The impetus here is laughably silly, and this is not to mention the zero-to-sixty turn Jackson takes in finally claiming his Sawyer legacy. One minute, he’s the “nice guy” of the group trying to protect the nurse; the next minute, he’s lopping her head off, revealing that Leatherface is yet another burly mama’s boy, as if the genre weren’t populated with enough of those already. What’s more, it’s impossible imagining this wiry, baby-faced void of charisma ever becoming the Leatherface that will terrorize Sally Hardesty and her friends just eight years later. In its attempt to trick viewers, Leatherface instead leaves them utterly confounded and disbelieving of it all. To put it bluntly, this never feels like a true prequel to the events of The Texas Chain Saw Massacre, no matter how much it postures as one—it’s merely some familiar iconography that’s been ripped off, stitched together, and grafted onto this gangly, unwieldy mess.
Of course, that iconography has an obvious appeal—there’s a reason this is the eighth Texas Chainsaw film, after all. To be sure, it’s hard not to get a kick out of Leatherface when it does return to the franchise’s more familiar confines. The series may infamously shift and contort with each entry, but it will always thrive on the primal horrors introduced in Hooper’s original. Even here, when it’s couched in absolute nonsense, that desolate Sawyer abode remains a house of horrors for anyone who dares crosses it, and the last fifteen minutes of Leatherface confirm that maybe you would have been more content with a more standard Texas Chainsaw outing all long.

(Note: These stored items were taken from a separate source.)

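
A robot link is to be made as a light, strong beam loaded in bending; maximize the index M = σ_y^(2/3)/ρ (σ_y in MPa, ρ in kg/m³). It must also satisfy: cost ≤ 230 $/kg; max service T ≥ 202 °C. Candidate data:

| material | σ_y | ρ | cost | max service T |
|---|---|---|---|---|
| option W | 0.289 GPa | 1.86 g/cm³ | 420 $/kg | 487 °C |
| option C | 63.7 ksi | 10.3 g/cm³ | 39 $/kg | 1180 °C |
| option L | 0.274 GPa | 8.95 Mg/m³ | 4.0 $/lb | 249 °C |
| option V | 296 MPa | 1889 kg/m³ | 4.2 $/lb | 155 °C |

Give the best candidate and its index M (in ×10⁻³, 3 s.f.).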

It’s here that Bustillo and Maury capture something of the sun-splashed ghastliness that made Hooper’s film so indelible, meaning the film ironically springs to life when it’s treading its most familiar ground. The climax—which also features a moody, moonlit chase through a fog-drenched forest—is among the film’s best sequences, if only because the combined powers of the directors’ aesthetics and lively performances from Taylor and Dorff give it some semblance of personality that’s otherwise sorely lacking. More than anything, you just really want this movie to spring to life in some way and stop feeling like an obligatory follow-up, even if it is too little, too late here.
The total anonymity guiding Leatherface is most disappointing here. With this directing duo and this franchise, you expect something more consistently distinctive, not something that feels like it might be decent if it were titled Wrong Turn 7. Like that franchise, The Texas Chain Saw Massacre has been completely reduced to a cash cow that’s been bled for all its worth and then some. When you’re tackling yet another sequel in a franchise, it’s perhaps forgivable; when you’re talking about a second goddamn prequel, something may be frighteningly amiss.
Bustillo and Maury’s presence might guarantee that Leatherface at least looks the part of a fine, slick production, but the more overbearing, disconcerting presence of a legion of producers and multiple editors has ground this final product into a diluted, amorphous sludge. I’ll take the insane whirring, buzzing cacophony found in the likes of The Next Generation or even Texas Chainsaw 3D before this utterly forgettable, disposable junk, an admission that has me totally confounded about the future of this franchise—if, indeed, it even has much of one at all.